# 3A2



## sotaman (Apr 6, 2004)

Does anyone need or want a hunting buddy for the upcoming season I have a buck tag and want to find some one to share gas with.. I know the area fairly well and have had sucsess in the unit.. Gas is just getting to price to go at it alone.


----------



## MossyMO (Feb 12, 2004)

Sotaman

You know I will be up there opening weekend. It is quite a large bunch of unorganized family/friends I hunt with, but if you are interested I am pretty sure they won't mind another in our group. Everyone kind of does their own thing and late morning we usually start hooking up and organizing a plan of attack.
Honestly I'm unsure of vehicle room till I get up there. I'm sure my sons and I will be with my father-in-law, but there will always be someone to jump in with or who can jump in with you.
I did request the week following opener off because of fuel prices and not wanting to make the 5 hour drive 2 weekends in a row, so pending plans changing, I may be around there for a week or so.
I'm thinking between the area's you know and might have access to, and what I know and have access to, we should be able to help each other with a successful year.
So far we have 3 buck, and 3 doe tags. I am not "bucking greedy". It doesn't matter to me what I harvest. I more want my sons to be successful and proud of whatever they get.
We can email or call each other later if this interests you.

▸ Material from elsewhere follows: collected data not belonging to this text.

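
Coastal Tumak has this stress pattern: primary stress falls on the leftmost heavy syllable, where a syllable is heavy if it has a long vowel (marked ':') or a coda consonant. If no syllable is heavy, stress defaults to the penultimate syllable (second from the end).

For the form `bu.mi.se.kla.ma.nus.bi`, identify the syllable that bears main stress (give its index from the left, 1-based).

Weights: 1 bu L, 2 mi L, 3 se L, 4 kla L, 5 ma L, 6 nus H, 7 bi L.
Heavy syllables in the domain: 6. The leftmost is syllable 6 (nus).
Primary stress: syllable 6 → bu.mi.se.kla.ma.ˈnus.bi.

6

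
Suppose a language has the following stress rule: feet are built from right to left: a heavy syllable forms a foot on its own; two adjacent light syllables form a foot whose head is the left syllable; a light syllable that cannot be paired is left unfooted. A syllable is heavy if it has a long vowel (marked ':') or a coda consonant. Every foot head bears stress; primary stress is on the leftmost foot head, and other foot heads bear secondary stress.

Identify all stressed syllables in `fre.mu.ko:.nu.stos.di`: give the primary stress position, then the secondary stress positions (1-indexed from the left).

primary 1, secondary 3, 5

Weights: 1 fre L, 2 mu L, 3 ko: H, 4 nu L, 5 stos H, 6 di L.
Parse right to left (heavy = foot alone; LL = one foot; stranded L unfooted): (ˈfre.mu) (ˈko:) nu (ˈstos) di.
Foot heads: 1, 3, 5.
Primary stress on the leftmost head = syllable 1.
Secondary stress on 3, 5: ˈfre.mu.ˌko:.nu.ˌstos.di.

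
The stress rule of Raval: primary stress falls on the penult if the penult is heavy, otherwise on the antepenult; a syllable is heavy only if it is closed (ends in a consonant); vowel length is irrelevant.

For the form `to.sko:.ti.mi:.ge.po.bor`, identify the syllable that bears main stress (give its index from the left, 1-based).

Weights: 5 ge L, 6 po L, 7 bor H.
The penult (syllable 6, po) is light, so stress falls on the antepenult (syllable 5, ge).
Primary stress: syllable 5 → to.sko:.ti.mi:.ˈge.po.bor.

5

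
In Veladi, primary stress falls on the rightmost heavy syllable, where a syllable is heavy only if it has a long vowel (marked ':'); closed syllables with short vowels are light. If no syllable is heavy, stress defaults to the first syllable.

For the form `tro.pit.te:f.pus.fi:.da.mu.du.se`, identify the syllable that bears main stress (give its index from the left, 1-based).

5

Weights: 1 tro L, 2 pit L, 3 te:f H, 4 pus L, 5 fi: H, 6 da L, 7 mu L, 8 du L, 9 se L.
Heavy syllables in the domain: 3, 5. The rightmost is syllable 5 (fi:).
Primary stress: syllable 5 → tro.pit.te:f.pus.ˈfi:.da.mu.du.se.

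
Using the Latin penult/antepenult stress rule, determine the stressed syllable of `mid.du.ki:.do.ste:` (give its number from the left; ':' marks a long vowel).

Classical Latin: stress the penult if heavy (long vowel or closed), else the antepenult.
Weights: 3 ki: H, 4 do L, 5 ste: H.
The penult (syllable 4, do) is light, so stress falls on the antepenult (syllable 3, ki:).
Stress on syllable 3: mid.du.ˈki:.do.ste:.

3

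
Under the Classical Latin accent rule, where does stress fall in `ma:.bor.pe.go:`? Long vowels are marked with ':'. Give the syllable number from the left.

2

Classical Latin: stress the penult if heavy (long vowel or closed), else the antepenult.
Weights: 2 bor H, 3 pe L, 4 go: H.
The penult (syllable 3, pe) is light, so stress falls on the antepenult (syllable 2, bor).
Stress on syllable 2: ma:.ˈbor.pe.go:.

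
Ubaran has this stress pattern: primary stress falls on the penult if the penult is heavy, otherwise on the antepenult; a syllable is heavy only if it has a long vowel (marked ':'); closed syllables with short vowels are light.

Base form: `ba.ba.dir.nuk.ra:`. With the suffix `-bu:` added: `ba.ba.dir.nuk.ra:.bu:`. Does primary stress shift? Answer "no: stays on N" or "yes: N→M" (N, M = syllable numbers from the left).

Base `ba.ba.dir.nuk.ra:` (5 syllables):
  Weights: 3 dir L, 4 nuk L, 5 ra: H.
  The penult (syllable 4, nuk) is light, so stress falls on the antepenult (syllable 3, dir).
  → primary stress on syllable 3.
Suffixed `ba.ba.dir.nuk.ra:.bu:` (6 syllables):
  Weights: 4 nuk L, 5 ra: H, 6 bu: H.
  The penult (syllable 5, ra:) is heavy, so it takes stress.
  → primary stress on syllable 5.

yes: 3→5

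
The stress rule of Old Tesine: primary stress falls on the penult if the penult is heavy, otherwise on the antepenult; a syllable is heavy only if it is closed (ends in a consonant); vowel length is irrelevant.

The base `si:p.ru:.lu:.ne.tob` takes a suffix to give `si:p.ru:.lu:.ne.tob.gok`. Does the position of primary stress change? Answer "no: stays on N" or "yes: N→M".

yes: 3→5

Base `si:p.ru:.lu:.ne.tob` (5 syllables):
  Weights: 3 lu: L, 4 ne L, 5 tob H.
  The penult (syllable 4, ne) is light, so stress falls on the antepenult (syllable 3, lu:).
  → primary stress on syllable 3.
Suffixed `si:p.ru:.lu:.ne.tob.gok` (6 syllables):
  Weights: 4 ne L, 5 tob H, 6 gok H.
  The penult (syllable 5, tob) is heavy, so it takes stress.
  → primary stress on syllable 5.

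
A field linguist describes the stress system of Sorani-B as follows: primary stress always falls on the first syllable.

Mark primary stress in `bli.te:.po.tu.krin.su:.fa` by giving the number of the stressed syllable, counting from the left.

The word has 7 syllables; the first syllable is syllable 1 (bli).
Primary stress: syllable 1 → ˈbli.te:.po.tu.krin.su:.fa.

1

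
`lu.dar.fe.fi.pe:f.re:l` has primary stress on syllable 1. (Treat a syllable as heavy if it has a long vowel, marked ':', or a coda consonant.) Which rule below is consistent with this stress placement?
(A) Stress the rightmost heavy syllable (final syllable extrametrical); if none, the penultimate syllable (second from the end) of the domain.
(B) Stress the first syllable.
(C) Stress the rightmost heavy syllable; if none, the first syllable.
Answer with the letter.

Rule A → syllable 5 (observed: 1).
Rule B → syllable 1 ✓.
Rule C → syllable 6 (observed: 1).

B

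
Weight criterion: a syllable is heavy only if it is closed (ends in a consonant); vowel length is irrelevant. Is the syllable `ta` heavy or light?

light

`ta`: short vowel, open (no coda). Open (no coda) → light.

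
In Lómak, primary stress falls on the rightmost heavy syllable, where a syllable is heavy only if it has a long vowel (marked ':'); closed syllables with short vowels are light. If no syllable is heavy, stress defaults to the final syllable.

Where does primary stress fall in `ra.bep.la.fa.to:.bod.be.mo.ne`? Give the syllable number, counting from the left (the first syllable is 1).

5

Weights: 1 ra L, 2 bep L, 3 la L, 4 fa L, 5 to: H, 6 bod L, 7 be L, 8 mo L, 9 ne L.
Heavy syllables in the domain: 5. The rightmost is syllable 5 (to:).
Primary stress: syllable 5 → ra.bep.la.fa.ˈto:.bod.be.mo.ne.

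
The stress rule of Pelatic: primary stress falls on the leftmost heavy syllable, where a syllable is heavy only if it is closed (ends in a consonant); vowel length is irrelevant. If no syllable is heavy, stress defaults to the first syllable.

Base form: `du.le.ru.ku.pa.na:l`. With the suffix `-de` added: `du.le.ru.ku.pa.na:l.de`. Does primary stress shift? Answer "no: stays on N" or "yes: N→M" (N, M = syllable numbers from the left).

no: stays on 6

Base `du.le.ru.ku.pa.na:l` (6 syllables):
  Weights: 1 du L, 2 le L, 3 ru L, 4 ku L, 5 pa L, 6 na:l H.
  Heavy syllables in the domain: 6. The leftmost is syllable 6 (na:l).
  → primary stress on syllable 6.
Suffixed `du.le.ru.ku.pa.na:l.de` (7 syllables):
  Weights: 1 du L, 2 le L, 3 ru L, 4 ku L, 5 pa L, 6 na:l H, 7 de L.
  Heavy syllables in the domain: 6. The leftmost is syllable 6 (na:l).
  → primary stress on syllable 6.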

There's only one thing we have to change before we hunt together though. Besides my sons, I like to drink with who I hunt with. There's no better way to get to know who you will put trust in !!!


----------



## MossyMO (Feb 12, 2004)

Who's all hunting 3A2 s year?

Sota, we'll hook up for some good hunting :strapped: and socializing :bartime:

Good luck to all and be safe.....


----------